Jones is the biggest and longest prospect at the Senior Bowl (6-foot-8, 375 pounds). He looked like a mountain of a man on the practice field Tuesday. I have some concerns about the way Jones redirects his weight and keeps his balance against movement up front, but he had a rock-solid performance in his first practice of the week. In both his run-blocking and pass-protection reps, he was effective in using his frame against opponents. The former Buckeye was able to envelop and halt his challengers more times than not.

Schmitz came into the week with a chance to challenge for the title of top center in the draft. He might leave Mobile with that title and put himself squarely in the conversation for Round 1. Schmitz showed off plenty of core strength and leverage to battle against stronger players. He might be more than just a zone-scheme center — the ability to play in multiple schemes would elevate his draft stock.

Zierlein added Oregon State University tight end Luke Musgrave was another offensive standout. He wrote:

Musgrave was already considered one of the better tight ends in a strong class at the position this year, but I came away even more impressed after getting a chance to see him in person for the first time on Tuesday.

He has a well-proportioned 255-pound frame that made him stand out from the rest of the players in his Senior Bowl position group. He's coming back from a knee injury that limited him to two games last season and was cleared to run routes just a few weeks ago, but you would never know it based on the way he buzzed around the field in Mobile.

Kirk Cousins, Justin Jefferson, Za'Darius Smith, T.J. Hockenson, Andrew DePaola, Dalvin Cook and Danielle Hunter are representing the Vikings at the 2023 Pro Bowl Games.

Edholm, meanwhile, noted Texas Christian University quarterback and Heisman Trophy finalist Max Duggan and University of Michigan wide receiver Ronnie Bell overcame early obstacles for an overall strong outing. He wrote:

Duggan started slowly in individual work and had his pass jumped by Alabama's DeMarcco Hellams for an interception in 7-on-7 work.

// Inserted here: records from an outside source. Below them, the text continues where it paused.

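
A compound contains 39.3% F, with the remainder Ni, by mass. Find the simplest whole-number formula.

Assume 100 g: 39.3 g F, 60.7 g Ni.
n(F) = 39.3/19.00 = 2.068, n(Ni) = 60.7/58.69 = 1.034
Divide by the smallest (1.034 mol Ni): F 2.000, Ni 1.000
→ F2Ni

F2Ni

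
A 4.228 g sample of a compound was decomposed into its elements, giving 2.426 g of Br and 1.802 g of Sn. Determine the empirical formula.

Moles — Br: 2.426 / 79.90 = 0.03036 mol; Sn: 1.802 / 118.71 = 0.01518 mol
Smallest is Sn at 0.01518 mol; normalising gives Br 2.000, Sn 1.000
Ratio ≈ 2:1, so the empirical formula is Br2Sn

Br2Sn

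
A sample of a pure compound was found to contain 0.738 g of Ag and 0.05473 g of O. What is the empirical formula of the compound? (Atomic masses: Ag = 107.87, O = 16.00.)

Moles — Ag: 0.738 / 107.87 = 0.006842 mol; O: 0.05473 / 16.00 = 0.003421 mol
Ratios (÷ 0.003421): Ag 2.000, O 1.000
≈ 2:1 → Ag2O

Ag2O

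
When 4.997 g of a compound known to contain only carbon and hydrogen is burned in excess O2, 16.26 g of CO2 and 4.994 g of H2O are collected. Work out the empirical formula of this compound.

C2H3

mol C = 16.26 / 44.01 = 0.3695; mass C = 0.3695 × 12.01 = 4.437 g
mol H = 2 × (4.994 / 18.02) = 0.5543; mass H = 0.5543 × 1.008 = 0.5587 g
Divide by the smallest (0.3695 mol C): C 1.000, H 1.500
Multiply by 2: C 2.00, H 3.00 → C2H3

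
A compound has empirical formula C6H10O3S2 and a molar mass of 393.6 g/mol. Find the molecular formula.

Empirical-formula mass = 194.28 g/mol
n = 393.6 / 194.28 = 2.03 ≈ 2
Molecular formula = (C6H10O3S2)2 = C12H20O6S4

C12H20O6S4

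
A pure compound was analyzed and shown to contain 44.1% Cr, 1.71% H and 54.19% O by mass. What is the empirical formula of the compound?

CrH2O4

Assume 100 g: 44.1 g Cr, 1.71 g H, 54.19 g O.
Moles — Cr: 44.1 / 52.00 = 0.8481 mol; H: 1.71 / 1.008 = 1.696 mol; O: 54.19 / 16.00 = 3.387 mol
Smallest is Cr at 0.8481 mol; normalising gives Cr 1.000, H 2.000, O 3.994
Ratio ≈ 1:2:4, so the empirical formula is CrH2O4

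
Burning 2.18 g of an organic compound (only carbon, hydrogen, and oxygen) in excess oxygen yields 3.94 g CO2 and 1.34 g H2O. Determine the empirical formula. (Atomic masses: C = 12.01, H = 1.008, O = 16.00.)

C3H5O2

mol C = 3.94 / 44.01 = 0.08953; mass C = 0.08953 × 12.01 = 1.075 g
mol H = 2 × (1.34 / 18.02) = 0.1487; mass H = 0.1487 × 1.008 = 0.1499 g
mass O = 2.18 − (1.225) = 0.9549 g → mol O = 0.05968
Smallest is O at 0.05968 mol; normalising gives C 1.500, H 2.492, O 1.000
Scaling by 2: C 3.00, H 4.98, O 2.00 → C3H5O2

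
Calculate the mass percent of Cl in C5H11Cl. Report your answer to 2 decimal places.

33.26%

Molar mass = 5(12.01) + 11(1.008) + 1(35.45) = 106.588 g/mol
Mass of Cl per mole = 1 × 35.45 = 35.450 g
% Cl = 35.450 / 106.588 × 100 = 33.26%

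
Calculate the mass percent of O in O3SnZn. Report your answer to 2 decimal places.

20.68%

Molar mass = 3(16.00) + 1(118.71) + 1(65.38) = 232.090 g/mol
Mass of O per mole = 3 × 16.00 = 48.000 g
% O = 48.000 / 232.090 × 100 = 20.68%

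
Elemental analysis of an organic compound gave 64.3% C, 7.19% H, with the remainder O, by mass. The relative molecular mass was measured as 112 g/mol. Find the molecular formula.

Assume 100 g: 64.3 g C, 7.19 g H, 28.51 g O.
C: 64.3 g ÷ 12.01 g/mol = 5.354 mol
H: 7.19 g ÷ 1.008 g/mol = 7.133 mol
O: 28.51 g ÷ 16.00 g/mol = 1.782 mol
Divide by the smallest (1.782 mol O): C 3.005, H 4.003, O 1.000
Ratio ≈ 3:4:1, so the empirical formula is C3H4O
Empirical-formula mass = 56.06 g/mol
n = 112 / 56.06 = 2.00 ≈ 2
Molecular formula = (C3H4O)×2 = C6H8O2

C6H8O2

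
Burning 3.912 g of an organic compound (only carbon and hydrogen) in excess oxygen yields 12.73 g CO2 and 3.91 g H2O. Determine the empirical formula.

mol C = 12.73 / 44.01 = 0.2893; mass C = 0.2893 × 12.01 = 3.474 g
mol H = 2 × (3.91 / 18.02) = 0.4340; mass H = 0.4340 × 1.008 = 0.4374 g
Ratios (÷ 0.2893): C 1.000, H 1.500
×2: C 2.00, H 3.00 → C2H3

C2H3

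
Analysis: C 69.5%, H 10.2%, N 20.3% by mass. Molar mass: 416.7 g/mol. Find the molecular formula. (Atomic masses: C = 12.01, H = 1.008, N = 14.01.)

Assume 100 g: 69.5 g C, 10.2 g H, 20.3 g N.
Moles — C: 69.5 / 12.01 = 5.787 mol; H: 10.2 / 1.008 = 10.12 mol; N: 20.3 / 14.01 = 1.449 mol
Ratios (÷ 1.449): C 3.994, H 6.984, N 1.000
→ C4H7N
Empirical-formula mass = 69.11 g/mol
n = 416.7 / 69.11 = 6.03 ≈ 6
Molecular formula = (C4H7N)×6 = C24H42N6

C24H42N6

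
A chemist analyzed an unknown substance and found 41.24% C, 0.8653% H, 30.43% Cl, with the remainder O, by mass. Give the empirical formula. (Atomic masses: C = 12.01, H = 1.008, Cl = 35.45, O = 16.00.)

C4HClO2

Assume 100 g: 41.24 g C, 0.8653 g H, 30.43 g Cl, 27.465 g O.
n(C) = 41.24/12.01 = 3.434, n(H) = 0.8653/1.008 = 0.8584, n(Cl) = 30.43/35.45 = 0.8584, n(O) = 27.465/16.00 = 1.717
Ratios (÷ 0.8584): C 4.000, H 1.000, Cl 1.000, O 2.000
→ C4HClO2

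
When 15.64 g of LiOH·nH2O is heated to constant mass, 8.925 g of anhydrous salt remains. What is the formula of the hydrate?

Mass of water lost = 15.64 − 8.925 = 6.715 g → 6.715 / 18.02 = 0.3726 mol H2O
Molar mass of LiOH = 23.95 g/mol → mol LiOH = 8.925 / 23.95 = 0.3727
n = 0.3726 / 0.3727 = 1.00 ≈ 1 → LiOH·H2O

LiOH·H2O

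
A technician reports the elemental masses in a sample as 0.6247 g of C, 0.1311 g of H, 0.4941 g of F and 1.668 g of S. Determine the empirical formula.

n(C) = 0.6247/12.01 = 0.05201, n(H) = 0.1311/1.008 = 0.1301, n(F) = 0.4941/19.00 = 0.02601, n(S) = 1.668/32.07 = 0.05201
Ratios (÷ 0.02601): C 2.000, H 5.001, F 1.000, S 2.000
Ratio ≈ 2:5:1:2, so the empirical formula is C2H5FS2

C2H5FS2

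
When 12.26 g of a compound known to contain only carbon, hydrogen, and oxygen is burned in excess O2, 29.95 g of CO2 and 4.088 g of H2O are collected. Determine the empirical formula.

C3H2O

mol C = 29.95 / 44.01 = 0.6805; mass C = 0.6805 × 12.01 = 8.173 g
mol H = 2 × (4.088 / 18.02) = 0.4537; mass H = 0.4537 × 1.008 = 0.4573 g
mass O = 12.26 − (8.630) = 3.630 g → mol O = 0.2268
Divide by the smallest (0.2268 mol O): C 3.000, H 2.000, O 1.000
Ratio ≈ 3:2:1, so the empirical formula is C3H2O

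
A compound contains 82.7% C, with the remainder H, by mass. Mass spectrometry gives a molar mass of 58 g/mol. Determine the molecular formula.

C4H10

Assume 100 g: 82.7 g C, 17.3 g H.
n(C) = 82.7/12.01 = 6.886, n(H) = 17.3/1.008 = 17.16
Divide by the smallest (6.886 mol C): C 1.000, H 2.492
×2: C 2.00, H 4.98 → C2H5
Empirical-formula mass = 29.06 g/mol
n = 58 / 29.06 = 2.00 ≈ 2
Molecular formula = (C2H5)×2 = C4H10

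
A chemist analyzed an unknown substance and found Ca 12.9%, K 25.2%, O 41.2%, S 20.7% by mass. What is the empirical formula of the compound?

CaK2O8S2

Assume 100 g: 12.9 g Ca, 25.2 g K, 41.2 g O, 20.7 g S.
Moles — Ca: 12.9 / 40.08 = 0.3219 mol; K: 25.2 / 39.10 = 0.6445 mol; O: 41.2 / 16.00 = 2.575 mol; S: 20.7 / 32.07 = 0.6455 mol
Smallest is Ca at 0.3219 mol; normalising gives Ca 1.000, K 2.002, O 8.000, S 2.005
≈ 1:2:8:2 → CaK2O8S2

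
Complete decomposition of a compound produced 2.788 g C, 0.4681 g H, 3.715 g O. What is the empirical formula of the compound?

C: 2.788 g ÷ 12.01 g/mol = 0.2321 mol
H: 0.4681 g ÷ 1.008 g/mol = 0.4644 mol
O: 3.715 g ÷ 16.00 g/mol = 0.2322 mol
Divide by the smallest (0.2321 mol C): C 1.000, H 2.000, O 1.000
≈ 1:2:1 → CH2O

CH2O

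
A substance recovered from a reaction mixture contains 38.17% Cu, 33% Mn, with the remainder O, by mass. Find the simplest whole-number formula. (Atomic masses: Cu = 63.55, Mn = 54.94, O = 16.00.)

Assume 100 g: 38.17 g Cu, 33 g Mn, 28.83 g O.
Moles — Cu: 38.17 / 63.55 = 0.6006 mol; Mn: 33 / 54.94 = 0.6007 mol; O: 28.83 / 16.00 = 1.802 mol
Smallest is Cu at 0.6006 mol; normalising gives Cu 1.000, Mn 1.000, O 3.000
≈ 1:1:3 → CuMnO3

CuMnO3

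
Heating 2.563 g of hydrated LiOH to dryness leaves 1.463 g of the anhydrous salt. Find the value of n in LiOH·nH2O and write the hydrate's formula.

LiOH·H2O

Mass of water lost = 2.563 − 1.463 = 1.1 g → 1.1 / 18.02 = 0.06104 mol H2O
Molar mass of LiOH = 23.95 g/mol → mol LiOH = 1.463 / 23.95 = 0.06109
n = 0.06104 / 0.06109 = 1.00 ≈ 1 → LiOH·H2O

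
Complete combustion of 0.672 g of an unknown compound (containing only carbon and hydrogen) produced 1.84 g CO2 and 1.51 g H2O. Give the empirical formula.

mol C = 1.84 / 44.01 = 0.04181; mass C = 0.04181 × 12.01 = 0.5021 g
mol H = 2 × (1.51 / 18.02) = 0.1676; mass H = 0.1676 × 1.008 = 0.1689 g
Divide by the smallest (0.04181 mol C): C 1.000, H 4.009
→ CH4

CH4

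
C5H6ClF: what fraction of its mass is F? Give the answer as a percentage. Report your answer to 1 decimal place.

Molar mass = 5(12.01) + 6(1.008) + 1(35.45) + 1(19.00) = 120.548 g/mol
Mass of F per mole = 1 × 19.00 = 19.000 g
% F = 19.000 / 120.548 × 100 = 15.8%

15.8%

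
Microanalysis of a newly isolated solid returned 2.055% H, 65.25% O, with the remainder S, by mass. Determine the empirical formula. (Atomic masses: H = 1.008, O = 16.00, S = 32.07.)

H2O4S

Assume 100 g: 2.055 g H, 65.25 g O, 32.695 g S.
n(H) = 2.055/1.008 = 2.039, n(O) = 65.25/16.00 = 4.078, n(S) = 32.695/32.07 = 1.019
Smallest is S at 1.019 mol; normalising gives H 2.000, O 4.000, S 1.000
→ H2O4S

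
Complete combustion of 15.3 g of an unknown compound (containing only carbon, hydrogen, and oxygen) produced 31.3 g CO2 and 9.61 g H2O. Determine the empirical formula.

mol C = 31.3 / 44.01 = 0.7112; mass C = 0.7112 × 12.01 = 8.542 g
mol H = 2 × (9.61 / 18.02) = 1.067; mass H = 1.067 × 1.008 = 1.075 g
mass O = 15.3 − (9.617) = 5.683 g → mol O = 0.3552
Divide by the smallest (0.3552 mol O): C 2.002, H 3.003, O 1.000
≈ 2:3:1 → C2H3O

C2H3O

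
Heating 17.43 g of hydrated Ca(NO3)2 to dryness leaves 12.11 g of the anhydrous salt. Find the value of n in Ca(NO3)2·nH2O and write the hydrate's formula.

Mass of water lost = 17.43 − 12.11 = 5.32 g → 5.32 / 18.02 = 0.2952 mol H2O
Molar mass of Ca(NO3)2 = 164.10 g/mol → mol Ca(NO3)2 = 12.11 / 164.10 = 0.0738
n = 0.2952 / 0.0738 = 4.00 ≈ 4 → Ca(NO3)2·4H2O

Ca(NO3)2·4H2O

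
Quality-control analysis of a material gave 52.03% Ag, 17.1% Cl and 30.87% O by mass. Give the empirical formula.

Assume 100 g: 52.03 g Ag, 17.1 g Cl, 30.87 g O.
Moles — Ag: 52.03 / 107.87 = 0.4823 mol; Cl: 17.1 / 35.45 = 0.4824 mol; O: 30.87 / 16.00 = 1.929 mol
Divide by the smallest (0.4823 mol Ag): Ag 1.000, Cl 1.000, O 4.000
≈ 1:1:4 → AgClO4

AgClO4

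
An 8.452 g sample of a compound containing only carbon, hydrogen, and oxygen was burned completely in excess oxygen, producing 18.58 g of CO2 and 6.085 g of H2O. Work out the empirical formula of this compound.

C5H8O2

mol C = 18.58 / 44.01 = 0.4222; mass C = 0.4222 × 12.01 = 5.070 g
mol H = 2 × (6.085 / 18.02) = 0.6754; mass H = 0.6754 × 1.008 = 0.6808 g
mass O = 8.452 − (5.751) = 2.701 g → mol O = 0.1688
Divide by the smallest (0.1688 mol O): C 2.501, H 4.001, O 1.000
Multiply by 2: C 5.00, H 8.00, O 2.00 → C5H8O2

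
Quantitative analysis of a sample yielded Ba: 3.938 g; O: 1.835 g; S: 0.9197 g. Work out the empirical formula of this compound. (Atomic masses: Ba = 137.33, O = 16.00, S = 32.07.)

n(Ba) = 3.938/137.33 = 0.02868, n(O) = 1.835/16.00 = 0.1147, n(S) = 0.9197/32.07 = 0.02868
Ratios (÷ 0.02868): Ba 1.000, O 4.000, S 1.000
→ BaO4S

BaO4S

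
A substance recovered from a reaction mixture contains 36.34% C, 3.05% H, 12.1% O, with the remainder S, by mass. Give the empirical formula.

C4H4OS2

Assume 100 g: 36.34 g C, 3.05 g H, 12.1 g O, 48.51 g S.
Moles — C: 36.34 / 12.01 = 3.026 mol; H: 3.05 / 1.008 = 3.026 mol; O: 12.1 / 16.00 = 0.7562 mol; S: 48.51 / 32.07 = 1.513 mol
Ratios (÷ 0.7562): C 4.001, H 4.001, O 1.000, S 2.000
→ C4H4OS2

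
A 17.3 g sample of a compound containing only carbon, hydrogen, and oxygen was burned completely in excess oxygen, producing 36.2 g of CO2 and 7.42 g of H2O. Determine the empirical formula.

mol C = 36.2 / 44.01 = 0.8225; mass C = 0.8225 × 12.01 = 9.879 g
mol H = 2 × (7.42 / 18.02) = 0.8235; mass H = 0.8235 × 1.008 = 0.8301 g
mass O = 17.3 − (10.71) = 6.591 g → mol O = 0.4119
Ratios (÷ 0.4119): C 1.997, H 1.999, O 1.000
→ C2H2O

C2H2O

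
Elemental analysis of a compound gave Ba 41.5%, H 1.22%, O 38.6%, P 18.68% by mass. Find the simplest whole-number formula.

Assume 100 g: 41.5 g Ba, 1.22 g H, 38.6 g O, 18.68 g P.
Ba: 41.5 g ÷ 137.33 g/mol = 0.3022 mol
H: 1.22 g ÷ 1.008 g/mol = 1.21 mol
O: 38.6 g ÷ 16.00 g/mol = 2.413 mol
P: 18.68 g ÷ 30.97 g/mol = 0.6032 mol
Ratios (÷ 0.3022): Ba 1.000, H 4.005, O 7.983, P 1.996
→ BaH4O8P2

BaH4O8P2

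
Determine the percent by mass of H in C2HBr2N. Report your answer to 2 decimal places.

Molar mass = 2(12.01) + 1(1.008) + 2(79.90) + 1(14.01) = 198.838 g/mol
Mass of H per mole = 1 × 1.008 = 1.008 g
% H = 1.008 / 198.838 × 100 = 0.51%

0.51%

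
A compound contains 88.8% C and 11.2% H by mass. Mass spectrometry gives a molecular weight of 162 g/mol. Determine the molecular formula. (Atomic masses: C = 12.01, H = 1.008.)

C12H18

Assume 100 g: 88.8 g C, 11.2 g H.
n(C) = 88.8/12.01 = 7.394, n(H) = 11.2/1.008 = 11.11
Smallest is C at 7.394 mol; normalising gives C 1.000, H 1.503
Scaling by 2: C 2.00, H 3.01 → C2H3
Empirical-formula mass = 27.04 g/mol
n = 162 / 27.04 = 5.99 ≈ 6
Molecular formula = (C2H3)×6 = C12H18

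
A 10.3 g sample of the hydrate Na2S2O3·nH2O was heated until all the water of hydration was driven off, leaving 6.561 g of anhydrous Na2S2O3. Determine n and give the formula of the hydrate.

Mass of water lost = 10.3 − 6.561 = 3.739 g → 3.739 / 18.02 = 0.2075 mol H2O
Molar mass of Na2S2O3 = 158.12 g/mol → mol Na2S2O3 = 6.561 / 158.12 = 0.04149
n = 0.2075 / 0.04149 = 5.00 ≈ 5 → Na2S2O3·5H2O

Na2S2O3·5H2O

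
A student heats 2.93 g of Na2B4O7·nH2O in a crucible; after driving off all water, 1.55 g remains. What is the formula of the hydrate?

Mass of water lost = 2.93 − 1.55 = 1.38 g → 1.38 / 18.02 = 0.07658 mol H2O
Molar mass of Na2B4O7 = 201.22 g/mol → mol Na2B4O7 = 1.55 / 201.22 = 0.007703
n = 0.07658 / 0.007703 = 9.94 ≈ 10 → Na2B4O7·10H2O

Na2B4O7·10H2O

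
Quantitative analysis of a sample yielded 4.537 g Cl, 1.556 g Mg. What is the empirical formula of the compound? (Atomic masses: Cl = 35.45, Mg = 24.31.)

Cl2Mg

n(Cl) = 4.537/35.45 = 0.128, n(Mg) = 1.556/24.31 = 0.06401
Smallest is Mg at 0.06401 mol; normalising gives Cl 2.000, Mg 1.000
≈ 2:1 → Cl2Mg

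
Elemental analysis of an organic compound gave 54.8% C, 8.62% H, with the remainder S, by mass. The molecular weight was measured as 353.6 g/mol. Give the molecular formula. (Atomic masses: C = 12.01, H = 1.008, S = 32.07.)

C16H30S4

Assume 100 g: 54.8 g C, 8.62 g H, 36.58 g S.
C: 54.8 g ÷ 12.01 g/mol = 4.563 mol
H: 8.62 g ÷ 1.008 g/mol = 8.552 mol
S: 36.58 g ÷ 32.07 g/mol = 1.141 mol
Ratios (÷ 1.141): C 4.000, H 7.497, S 1.000
Multiply by 2: C 8.00, H 14.99, S 2.00 → C8H15S2
Empirical-formula mass = 175.34 g/mol
n = 353.6 / 175.34 = 2.02 ≈ 2
Molecular formula = (C8H15S2)×2 = C16H30S4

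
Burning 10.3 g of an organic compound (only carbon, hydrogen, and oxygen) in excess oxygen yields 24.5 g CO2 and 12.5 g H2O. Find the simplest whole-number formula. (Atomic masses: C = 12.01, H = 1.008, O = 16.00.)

mol C = 24.5 / 44.01 = 0.5567; mass C = 0.5567 × 12.01 = 6.686 g
mol H = 2 × (12.5 / 18.02) = 1.387; mass H = 1.387 × 1.008 = 1.398 g
mass O = 10.3 − (8.084) = 2.216 g → mol O = 0.1385
Smallest is O at 0.1385 mol; normalising gives C 4.020, H 10.018, O 1.000
Ratio ≈ 4:10:1, so the empirical formula is C4H10O

C4H10O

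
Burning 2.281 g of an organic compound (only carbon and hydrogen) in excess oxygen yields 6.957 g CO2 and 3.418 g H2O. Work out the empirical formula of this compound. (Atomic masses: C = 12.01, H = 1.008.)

C5H12

mol C = 6.957 / 44.01 = 0.1581; mass C = 0.1581 × 12.01 = 1.899 g
mol H = 2 × (3.418 / 18.02) = 0.3794; mass H = 0.3794 × 1.008 = 0.3824 g
Ratios (÷ 0.1581): C 1.000, H 2.400
×5: C 5.00, H 12.00 → C5H12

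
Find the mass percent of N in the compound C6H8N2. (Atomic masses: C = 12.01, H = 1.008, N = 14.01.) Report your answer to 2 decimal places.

Molar mass = 6(12.01) + 8(1.008) + 2(14.01) = 108.144 g/mol
Mass of N per mole = 2 × 14.01 = 28.020 g
% N = 28.020 / 108.144 × 100 = 25.91%

25.91%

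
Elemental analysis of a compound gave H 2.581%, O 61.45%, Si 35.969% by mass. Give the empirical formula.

Assume 100 g: 2.581 g H, 61.45 g O, 35.969 g Si.
n(H) = 2.581/1.008 = 2.561, n(O) = 61.45/16.00 = 3.841, n(Si) = 35.969/28.09 = 1.28
Divide by the smallest (1.28 mol Si): H 2.000, O 2.999, Si 1.000
≈ 2:3:1 → H2O3Si

H2O3Si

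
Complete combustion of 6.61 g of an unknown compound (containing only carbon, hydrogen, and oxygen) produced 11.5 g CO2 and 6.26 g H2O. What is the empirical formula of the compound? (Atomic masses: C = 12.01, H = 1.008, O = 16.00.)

mol C = 11.5 / 44.01 = 0.2613; mass C = 0.2613 × 12.01 = 3.138 g
mol H = 2 × (6.26 / 18.02) = 0.6948; mass H = 0.6948 × 1.008 = 0.7003 g
mass O = 6.61 − (3.839) = 2.771 g → mol O = 0.1732
Ratios (÷ 0.1732): C 1.509, H 4.011, O 1.000
×2: C 3.02, H 8.02, O 2.00 → C3H8O2

C3H8O2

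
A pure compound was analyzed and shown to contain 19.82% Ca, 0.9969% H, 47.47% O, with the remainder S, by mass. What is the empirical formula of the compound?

Assume 100 g: 19.82 g Ca, 0.9969 g H, 47.47 g O, 31.713 g S.
Ca: 19.82 g ÷ 40.08 g/mol = 0.4945 mol
H: 0.9969 g ÷ 1.008 g/mol = 0.989 mol
O: 47.47 g ÷ 16.00 g/mol = 2.967 mol
S: 31.713 g ÷ 32.07 g/mol = 0.9889 mol
Divide by the smallest (0.4945 mol Ca): Ca 1.000, H 2.000, O 6.000, S 2.000
≈ 1:2:6:2 → CaH2O6S2

CaH2O6S2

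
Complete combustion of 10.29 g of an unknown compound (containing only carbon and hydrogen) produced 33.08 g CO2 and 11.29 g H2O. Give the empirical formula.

C3H5

mol C = 33.08 / 44.01 = 0.7516; mass C = 0.7516 × 12.01 = 9.027 g
mol H = 2 × (11.29 / 18.02) = 1.253; mass H = 1.253 × 1.008 = 1.263 g
Ratios (÷ 0.7516): C 1.000, H 1.667
Multiply by 3: C 3.00, H 5.00 → C3H5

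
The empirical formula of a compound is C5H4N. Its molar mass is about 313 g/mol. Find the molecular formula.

Empirical-formula mass = 78.09 g/mol
n = 313 / 78.09 = 4.01 ≈ 4
Molecular formula = (C5H4N)4 = C20H16N4

C20H16N4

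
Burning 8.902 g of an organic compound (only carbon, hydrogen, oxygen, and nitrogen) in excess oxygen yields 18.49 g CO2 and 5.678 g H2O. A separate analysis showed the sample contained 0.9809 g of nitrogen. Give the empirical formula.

mol C = 18.49 / 44.01 = 0.4201; mass C = 0.4201 × 12.01 = 5.046 g
mol H = 2 × (5.678 / 18.02) = 0.6302; mass H = 0.6302 × 1.008 = 0.6352 g
mol N = 0.9809 / 14.01 = 0.07001
mass O = 8.902 − (6.662) = 2.240 g → mol O = 0.1400
Ratios (÷ 0.07001): C 6.001, H 9.001, N 1.000, O 2.000
→ C6H9NO2

C6H9NO2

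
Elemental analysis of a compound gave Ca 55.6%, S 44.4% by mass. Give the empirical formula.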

But in full-team reps, Duggan started to shine. He completed all five of his passes in the session, twice sidestepping the rush to find Ole Miss wide receiver Jonathan Mingo, who also had a good day.

It was a nice start to the week for Duggan, an unorthodox passer who nonetheless has helped his stock noticeably over the past six months.

Bell battled through a dropped catch before showing improvements later in the day.

[Bell] showed the ability to adjust to off-target throws and catch balls outside his frame. Bell said the latter was something he especially wanted to display this week.

"Without a doubt," Bell said, "it's got to be in my heart, you know, to be able to catch anything thrown at me, so if it's close, I definitely have to put it on display that I can do that. I'm not the biggest guy (5-foot-11, 192 pounds), but I have the reach (31 1/8-inch arms) to make those plays."